Cette fois, il se retourne et plonge son regard dans le mien. Je sens une pointe d'incompréhension lié à de l'agressivité.

— Les humains tuent pour le plaisir. Seulement pour ça.

— Pas seulement, répliqué-je. Il y a la chasse, qui...

— La chasse, ricane-t-il. La chasse ? Vous ne pouvez pas vous nourrir d'autre chose ? Bien sûr que non, un coup de fusil et c'est parfait, ça aide les hommes à se sentir supérieurs. Je préfère les animaux pour la simple et bonne raison que, s'ils doivent tuer, il y aura toujours une raison. Ils n'ont pas la chance d'avoir des supermarchés, des légumes ou des repas rapides.

Il tousse afin de s'éclaircir la gorge et soupire profondément.

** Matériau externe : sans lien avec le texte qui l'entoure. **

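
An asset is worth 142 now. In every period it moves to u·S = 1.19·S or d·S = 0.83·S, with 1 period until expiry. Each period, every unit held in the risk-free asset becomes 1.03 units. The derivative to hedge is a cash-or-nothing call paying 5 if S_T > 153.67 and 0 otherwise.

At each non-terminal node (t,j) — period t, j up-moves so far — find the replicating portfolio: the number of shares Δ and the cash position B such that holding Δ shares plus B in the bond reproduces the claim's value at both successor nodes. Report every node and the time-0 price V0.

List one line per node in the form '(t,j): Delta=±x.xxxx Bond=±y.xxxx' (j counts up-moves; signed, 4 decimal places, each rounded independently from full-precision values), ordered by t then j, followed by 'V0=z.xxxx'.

Risk-neutral probability p* = (R−d)/(u−d) = (1.03−0.83)/(1.19−0.83) = 0.5556.
Payoff layer (t=1): V(1,0)=0.0000, V(1,1)=5.0000
  t=0,j=0: stock 142.0000 → up 168.9800 (V=5.0000), down 117.8600 (V=0.0000). Price 2.6969; hedge Δ=0.0978, bond B=-11.1920.
Check: Δ(0,0)·S0 + B(0,0) = 2.6969 = V0.

(0,0): Delta=0.0978 Bond=-11.1920
V0=2.6969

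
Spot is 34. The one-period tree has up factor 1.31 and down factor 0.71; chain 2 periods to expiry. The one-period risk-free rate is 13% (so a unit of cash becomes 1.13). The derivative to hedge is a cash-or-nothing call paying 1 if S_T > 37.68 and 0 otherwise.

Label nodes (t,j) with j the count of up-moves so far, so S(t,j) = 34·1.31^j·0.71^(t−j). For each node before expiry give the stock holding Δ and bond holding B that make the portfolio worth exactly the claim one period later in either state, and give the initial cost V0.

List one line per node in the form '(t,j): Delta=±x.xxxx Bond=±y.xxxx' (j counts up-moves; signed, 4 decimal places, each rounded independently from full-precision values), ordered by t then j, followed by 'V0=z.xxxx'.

(0,0): Delta=0.0304 Bond=-0.6487
(1,0): Delta=0.0000 Bond=0.0000
(1,1): Delta=0.0374 Bond=-1.0472
V0=0.3837

Since d<R<u, set p* = (R−d)/(u−d) = 0.7000; price each node as the discounted p*-expectation of its children.
Terminal values V(2,·): V(2,0)=0.0000, V(2,1)=0.0000, V(2,2)=1.0000
  t=1,j=0: stock 24.1400 → up 31.6234 (V=0.0000), down 17.1394 (V=0.0000). Price 0.0000; hedge Δ=0.0000, bond B=0.0000.
  t=1,j=1: stock 44.5400 → up 58.3474 (V=1.0000), down 31.6234 (V=0.0000). Price 0.6195; hedge Δ=0.0374, bond B=-1.0472.
  t=0,j=0: stock 34.0000 → up 44.5400 (V=0.6195), down 24.1400 (V=0.0000). Price 0.3837; hedge Δ=0.0304, bond B=-0.6487.
The time-0 hedge costs 0.3837, which is the no-arbitrage price.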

— Bihwa était ma tortue, et elle est morte lorsque j'avais neuf ans parce que... parce que mon géniteur était un alcoolique, dangereux, fou, qui me cognait à la première occasion. Un jour, je suis rentré avec une mauvaise note et il a... il a piétiné Bihwa avec ses grosses chaussures, celles qu'il utilisait lorsqu'il soudait. Sa carapace s'est fendue en mille morceaux, et j'ai du enterrer les restes de son petit corps dans le jardin, en pleine nuit pour ne pas qu'il me voit. Il voulait la jeter dans la poubelle, sans scrupule devant mes larmes d'enfant.

Ma bouche s'ouvre sous le récit du journaliste qui me semblait si arrogant. Maintenant, tout ce que je vois, ce sont les traits froncés d'un petit garçon qui a vu mourir son animal de compagnie. . Il semblait y tenir, à sa tortue.

Ce qui rend sa façon de réagir étrange, c'est qu'il ne semblait pas le moins du monde touché lorsqu'il a ramené le corps de Jintara sur le sol. Et pour une tortue, il est à deux doigts de pleurer ?

— Je me fiche pas mal de sembler ridicule. C'était un animal, une tortue sans défense et une brute, un homme l'a tuée. Je préfère fuir les humains comme s'ils étaient la peste.

— C'est pour cette raison que tu habites dans cet endroit isolé ?

Son visage change et un sourire fait remonter ses joues potelées. J'en profite pour regarder ses cheveux en désordre et également la tenue qu'il porte. En fait, il est en pyjama. Parce qu'un ensemble de survêtements avec des motifs koala, ça ne peut être qu'un pyjama.